The special cuts are a set of 314,248,344 4-dimensional Blind polytopes formed by diminishing the hexacosichoron (600-cell), i.e. removing non-adjacent sets of vertices and taking the convex hull of the remaining vertices. Each diminishing removes 20 tetrahedra and replaces them with an icosahedron. The number of diminishings is called the size of the special cut. Roughly speaking, the special cuts are the 4-dimensional analogue of the three Johnson solids formed by diminishing the icosahedron (diminished icosahedron, metabidiminished icosahedron, and tridiminished icosahedron) plus the pentagonal antiprism. They have no obvious generalization to higher dimensions.

In 2008 Mathieu Dutour Sikirić and Wendy Myrvold enumerated the complete list.[1]

Some special cuts are highly symmetrical. The semiregular snub disicositetrachoron (snub 24-cell) has a maximum size of 24, and a maximum possible symmetry group order of 576. A special cut is called maximal if no further diminishings can be done; the minimum size of a maximal special cut is 10.

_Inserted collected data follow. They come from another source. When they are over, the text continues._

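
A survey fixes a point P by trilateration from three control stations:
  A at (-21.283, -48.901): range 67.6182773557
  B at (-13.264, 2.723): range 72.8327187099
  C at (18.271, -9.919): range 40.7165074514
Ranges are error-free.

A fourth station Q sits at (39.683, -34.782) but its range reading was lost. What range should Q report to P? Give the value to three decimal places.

eq1: (x + 21.283)² + (y + 48.901)² = 67.6182773557²
eq2: (x + 13.264)² + (y − 2.723)² = 72.8327187099²
eq3: (x − 18.271)² + (y + 9.919)² = 40.7165074514²
eq1−eq2, eq1−eq3 (x²,y² cancel):
  16.038·x + 103.248·y = -3393.298947
  79.108·x + 77.964·y = 502.339566
det = 16.038·77.964 − 103.248·79.108 = -6917.356152
x = (-3393.298947·77.964 − 103.248·502.339566) / -6917.356152 = 45.743013
y = (16.038·502.339566 − -3393.298947·79.108) / -6917.356152 = -39.970996
|P − Q| = √((45.743013 − 39.683)² + (-39.970996 − -34.782)²) = 7.978060

7.978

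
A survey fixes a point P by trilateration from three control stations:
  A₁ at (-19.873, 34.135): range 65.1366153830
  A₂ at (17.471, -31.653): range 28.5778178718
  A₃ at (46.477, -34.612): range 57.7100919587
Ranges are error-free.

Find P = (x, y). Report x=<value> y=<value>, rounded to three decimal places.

x=-11.080 y=-30.405

eq1: (x + 19.873)² + (y − 34.135)² = 65.1366153830²
eq2: (x − 17.471)² + (y + 31.653)² = 28.5778178718²
eq3: (x − 46.477)² + (y + 34.612)² = 57.7100919587²
eq1−eq3, eq1−eq2 (x²,y² cancel):
  132.700·x − 137.494·y = 2710.291669
  74.688·x − 131.576·y = 3173.100885
det = 132.700·-131.576 − -137.494·74.688 = -7190.983328
x = (2710.291669·-131.576 − -137.494·3173.100885) / -7190.983328 = -11.079569
y = (132.700·3173.100885 − 2710.291669·74.688) / -7190.983328 = -30.405330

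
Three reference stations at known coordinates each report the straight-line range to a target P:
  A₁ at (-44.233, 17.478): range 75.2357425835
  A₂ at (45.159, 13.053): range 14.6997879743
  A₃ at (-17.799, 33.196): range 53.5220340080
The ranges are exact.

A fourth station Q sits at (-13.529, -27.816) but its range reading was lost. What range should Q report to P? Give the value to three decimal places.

eq1: (x + 44.233)² + (y − 17.478)² = 75.2357425835²
eq2: (x − 45.159)² + (y − 13.053)² = 14.6997879743²
eq3: (x + 17.799)² + (y − 33.196)² = 53.5220340080²
eq1−eq2, eq1−eq3 (x²,y² cancel):
  178.784·x − 8.850·y = 5392.010513
  52.868·x + 31.436·y = 1952.548882
det = 178.784·31.436 − -8.850·52.868 = 6088.135624
x = (5392.010513·31.436 − -8.850·1952.548882) / 6088.135624 = 30.679885
y = (178.784·1952.548882 − 5392.010513·52.868) / 6088.135624 = 10.515483
|P − Q| = √((30.679885 − -13.529)² + (10.515483 − -27.816)²) = 58.512632

58.513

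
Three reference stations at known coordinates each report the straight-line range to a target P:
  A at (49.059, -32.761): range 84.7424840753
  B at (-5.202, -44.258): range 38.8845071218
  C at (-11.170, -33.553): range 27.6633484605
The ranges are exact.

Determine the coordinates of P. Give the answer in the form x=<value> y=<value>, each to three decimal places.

x=-34.509 y=-18.702

eq1: (x − 49.059)² + (y + 32.761)² = 84.7424840753²
eq2: (x + 5.202)² + (y + 44.258)² = 38.8845071218²
eq3: (x + 11.170)² + (y + 33.553)² = 27.6633484605²
eq3−eq2, eq3−eq1 (x²,y² cancel):
  11.936·x − 21.410·y = -11.485387
  120.458·x + 1.584·y = -4186.531866
det = 11.936·1.584 − -21.410·120.458 = 2597.912404
x = (-11.485387·1.584 − -21.410·-4186.531866) / 2597.912404 = -34.509185
y = (11.936·-4186.531866 − -11.485387·120.458) / 2597.912404 = -18.702300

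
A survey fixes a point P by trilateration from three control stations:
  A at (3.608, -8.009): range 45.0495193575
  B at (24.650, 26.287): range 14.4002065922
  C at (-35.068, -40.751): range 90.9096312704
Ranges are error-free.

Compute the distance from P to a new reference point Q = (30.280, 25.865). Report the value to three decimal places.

eq1: (x − 3.608)² + (y + 8.009)² = 45.0495193575²
eq2: (x − 24.650)² + (y − 26.287)² = 14.4002065922²
eq3: (x + 35.068)² + (y + 40.751)² = 90.9096312704²
eq3−eq1, eq3−eq2 (x²,y² cancel):
  77.352·x + 65.484·y = 3421.854983
  119.436·x + 134.076·y = 6465.415352
det = 77.352·134.076 − 65.484·119.436 = 2549.899728
x = (3421.854983·134.076 − 65.484·6465.415352) / 2549.899728 = 13.885789
y = (77.352·6465.415352 − 3421.854983·119.436) / 2549.899728 = 35.852444
|P − Q| = √((13.885789 − 30.280)² + (35.852444 − 25.865)²) = 19.196853

19.197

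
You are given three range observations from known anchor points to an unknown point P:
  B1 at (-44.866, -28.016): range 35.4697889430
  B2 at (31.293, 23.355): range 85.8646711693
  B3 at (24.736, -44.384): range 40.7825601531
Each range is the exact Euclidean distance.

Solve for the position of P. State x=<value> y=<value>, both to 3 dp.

x=-15.847 y=-48.412

eq1: (x + 44.866)² + (y + 28.016)² = 35.4697889430²
eq2: (x − 31.293)² + (y − 23.355)² = 85.8646711693²
eq3: (x − 24.736)² + (y + 44.384)² = 40.7825601531²
eq2−eq1, eq2−eq3 (x²,y² cancel):
  -152.318·x − 102.742·y = 7387.782165
  -13.114·x − 135.478·y = 6766.625820
det = -152.318·-135.478 − -102.742·-13.114 = 19288.379416
x = (7387.782165·-135.478 − -102.742·6766.625820) / 19288.379416 = -15.847121
y = (-152.318·6766.625820 − 7387.782165·-13.114) / 19288.379416 = -48.412338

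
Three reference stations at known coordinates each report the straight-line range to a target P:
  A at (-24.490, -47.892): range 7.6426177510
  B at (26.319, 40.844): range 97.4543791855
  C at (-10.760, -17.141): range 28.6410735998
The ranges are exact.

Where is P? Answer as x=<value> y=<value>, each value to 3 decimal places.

eq1: (x + 24.490)² + (y + 47.892)² = 7.6426177510²
eq2: (x − 26.319)² + (y − 40.844)² = 97.4543791855²
eq3: (x + 10.760)² + (y + 17.141)² = 28.6410735998²
eq3−eq1, eq3−eq2 (x²,y² cancel):
  -27.460·x − 61.502·y = 3245.713774
  74.158·x + 115.970·y = -6725.714309
det = -27.460·115.970 − -61.502·74.158 = 1376.329116
x = (3245.713774·115.970 − -61.502·-6725.714309) / 1376.329116 = -27.057086
y = (-27.460·-6725.714309 − 3245.713774·74.158) / 1376.329116 = -40.693412

x=-27.057 y=-40.693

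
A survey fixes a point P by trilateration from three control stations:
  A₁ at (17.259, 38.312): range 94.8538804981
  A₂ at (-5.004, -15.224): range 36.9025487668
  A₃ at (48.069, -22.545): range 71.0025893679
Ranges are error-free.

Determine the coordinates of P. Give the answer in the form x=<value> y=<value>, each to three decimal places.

x=-17.421 y=-49.975

eq1: (x − 17.259)² + (y − 38.312)² = 94.8538804981²
eq2: (x + 5.004)² + (y + 15.224)² = 36.9025487668²
eq3: (x − 48.069)² + (y + 22.545)² = 71.0025893679²
eq3−eq1, eq3−eq2 (x²,y² cancel):
  -61.620·x + 121.714·y = -5009.114310
  -106.146·x + 14.642·y = 1117.473997
det = -61.620·14.642 − 121.714·-106.146 = 12017.214204
x = (-5009.114310·14.642 − 121.714·1117.473997) / 12017.214204 = -17.421316
y = (-61.620·1117.473997 − -5009.114310·-106.146) / 12017.214204 = -49.974660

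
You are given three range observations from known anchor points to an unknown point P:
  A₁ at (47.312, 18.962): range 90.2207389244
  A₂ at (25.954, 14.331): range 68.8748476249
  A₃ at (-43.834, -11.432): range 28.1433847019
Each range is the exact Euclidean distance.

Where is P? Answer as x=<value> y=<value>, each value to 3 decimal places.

x=-42.880 y=16.695

eq1: (x − 47.312)² + (y − 18.962)² = 90.2207389244²
eq2: (x − 25.954)² + (y − 14.331)² = 68.8748476249²
eq3: (x + 43.834)² + (y + 11.432)² = 28.1433847019²
eq2−eq3, eq2−eq1 (x²,y² cancel):
  -139.576·x − 51.526·y = 5124.817036
  42.716·x + 9.262·y = -1677.041986
det = -139.576·9.262 − -51.526·42.716 = 908.231704
x = (5124.817036·9.262 − -51.526·-1677.041986) / 908.231704 = -42.880258
y = (-139.576·-1677.041986 − 5124.817036·42.716) / 908.231704 = 16.695220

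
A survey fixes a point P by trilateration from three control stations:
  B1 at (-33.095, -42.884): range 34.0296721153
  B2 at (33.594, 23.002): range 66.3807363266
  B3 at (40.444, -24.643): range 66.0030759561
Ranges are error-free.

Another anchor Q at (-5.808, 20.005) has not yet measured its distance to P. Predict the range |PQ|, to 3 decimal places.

eq1: (x + 33.095)² + (y + 42.884)² = 34.0296721153²
eq2: (x − 33.594)² + (y − 23.002)² = 66.3807363266²
eq3: (x − 40.444)² + (y + 24.643)² = 66.0030759561²
eq2−eq3, eq2−eq1 (x²,y² cancel):
  13.700·x − 95.290·y = 635.341865
  -133.378·x − 131.772·y = 4525.051212
det = 13.700·-131.772 − -95.290·-133.378 = -14514.866020
x = (635.341865·-131.772 − -95.290·4525.051212) / -14514.866020 = -23.939033
y = (13.700·4525.051212 − 635.341865·-133.378) / -14514.866020 = -10.109210
|P − Q| = √((-23.939033 − -5.808)² + (-10.109210 − 20.005)²) = 35.151103

35.151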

312,809,673 (about 99.54%) of the special cuts are asymmetrical. Asymmetrical special cuts range from size 3 (where there is only one such special cut) to size 21 inclusive (count 22).

References[edit | edit source]

  1. Sikirić, Mathieu Dutour; Myrvold, Wendy (2008). "The Special Cuts of the 600-cell". Contributions to Algebra and Geometry. 49 (1): 269–275.